Unos momentos después de iniciado el examen para especialidades médicas de la Universidad de Antioquia, lo que parecía una jornada rutinaria resultó siendo un engranaje clandestino: con gafas capaces de grabar, auriculares ocultos y respuestas enviadas en tiempo real desde afuera de la institución.

Fraude en 8 sedes.

El 10 de abril de 2026, en la facultad de medicina de la UdeA se detectaron 40 casos de intento de fraude durante el examen de admisión a las especialidades médico-quirúrgicas del presente año. Los medios de comunicación reportan que la jornada de exámenes se realizó en ocho sedes de la universidad y las anomalías fueron reportadas en siete de ellas. Los implicados fueron sorprendidos usando dispositivos tecnológicos para recibir respuestas durante la prueba.
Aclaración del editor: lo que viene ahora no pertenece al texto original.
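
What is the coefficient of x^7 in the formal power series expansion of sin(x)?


The Maclaurin series is sin(t) = sum_{k>=0} (-1)^k t^(2k+1) / (2k+1)!, so substituting t = x, only odd powers of x are nonzero, with coefficient of x^(2k+1) equal to (-1)^k / (2k+1)!.
Write 7 = 2*3 + 1, giving the coefficient (-1)^3 / 7! = -1/5040 = -1/5040.

-1/5040


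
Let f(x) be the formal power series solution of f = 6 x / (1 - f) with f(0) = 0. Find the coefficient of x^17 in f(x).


Apply Lagrange inversion: f = 6 x * phi(f) with phi(t) = 1/(1 - t), so
[x^n] f = 6^n * (1/n) [t^(n-1)] phi(t)^n = 6^n * (1/n) [t^(n-1)] (1 - t)^(-n) = 6^n * (1/n) C(2n - 2, n - 1) = 6^n * C_{n-1}.
For n = 17: C_16 = C(32, 16) / 17 = 601080390/17 = 35357670.
With the 6^17 = 16926659444736 factor, the coefficient is 16926659444736 * 35357670 = 598487238849358725120.

598487238849358725120


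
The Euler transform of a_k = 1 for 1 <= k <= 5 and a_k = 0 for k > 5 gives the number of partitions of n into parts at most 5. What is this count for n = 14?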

Dispositivos usados para hacer trampa.

Según los medios de comunicación tales como Blu radio, los aspirantes entraban con gafas capaces de grabar o tomar fotos y también con celulares. Estos dispositivos los usaban para fotografiar el examen mientras lo estaban presentando. Las imágenes no se quedaban dentro del salón; según la UdeA, estas fotos se enviaban a personas externas que recibían el material para resolverlo. Las preguntas del examen se resolvían por fuera en tiempo real por una estructura organizada, según informa la universidad. Una vez resuelto el examen por fuera de la universidad, las respuestas se devuelven a los aspirantes dentro de la prueba. Según algunos medios, los aspirantes contaban con dispositivos de recepción como auriculares para recibir las respuestas.
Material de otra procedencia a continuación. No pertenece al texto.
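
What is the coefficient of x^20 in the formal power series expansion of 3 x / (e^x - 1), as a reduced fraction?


The exponential generating function for Bernoulli numbers is
x / (e^x - 1) = sum_{k>=0} B_k x^k / k!.
So the coefficient of x^20 in 3 x / (e^x - 1) is 3 B_20 / 20!.
Computing: B_20 = -174611/330, 20! = 2432902008176640000, giving
3 * -174611/330 / 2432902008176640000 = -174611/267619220899430400000.

-174611/267619220899430400000


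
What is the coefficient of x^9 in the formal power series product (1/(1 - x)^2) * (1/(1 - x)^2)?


Combine the factors: (1/(1 - x)^2) * (1/(1 - x)^2) = 1/(1 - x)^4.
Then use 1/(1 - x)^r = sum_{k>=0} C(k + r - 1, r - 1) x^k with r = 4 and k = 9:
C(12, 3) = 220.

220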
¿Qué pasará con estos médicos?

En las ocho sedes donde se estaba presentando el examen y con cerca de 3700 aspirantes en la jornada, las fuentes dicen que en siete sedes se detectaron las anomalías. La Universidad de Antioquia anunció que llevará los 40 casos al Tribunal de Ética Médica y que también pondrá la situación en conocimiento de la justicia ordinaria, además de haber anulado de inmediato los exámenes de los implicados. La UdeA señala que esta no fue una trampa improvisada, sino que existió un mecanismo coordinado. Los medios de comunicación agregan que eran redes o empresas que habían cobrado entre 50 y 160 millones de pesos por el llamado servicio de resolución del examen.

Pérdida de confianza y transparencia 

La comunidad académica y otras fuentes se suscriben a la idea de que el caso desborda una simple trampa, sino que se trata del compromiso de la transparencia del examen, de la ética profesional, la confianza en la formación médica y la posible existencia de redes de corrupción que convierten el acceso a una especialidad en medicina en un negocio clandestino. Bajo este panorama, la UdeA enfatiza la necesidad de sancionar institucional y judicialmente. Siguiendo esta misma idea, queda preguntarse por la legitimidad de los procesos de especialización en el sistema educativo. Este caso revela una ruptura ética que vale la pena revisar: quienes aspiran a ingresar a una formación dedicada al cuidado de la vida habrían recurrido a trampas y engaño organizado. Lo grave no es sólo copiar en un examen, sino convertir el mérito profesional en un negocio corrupto.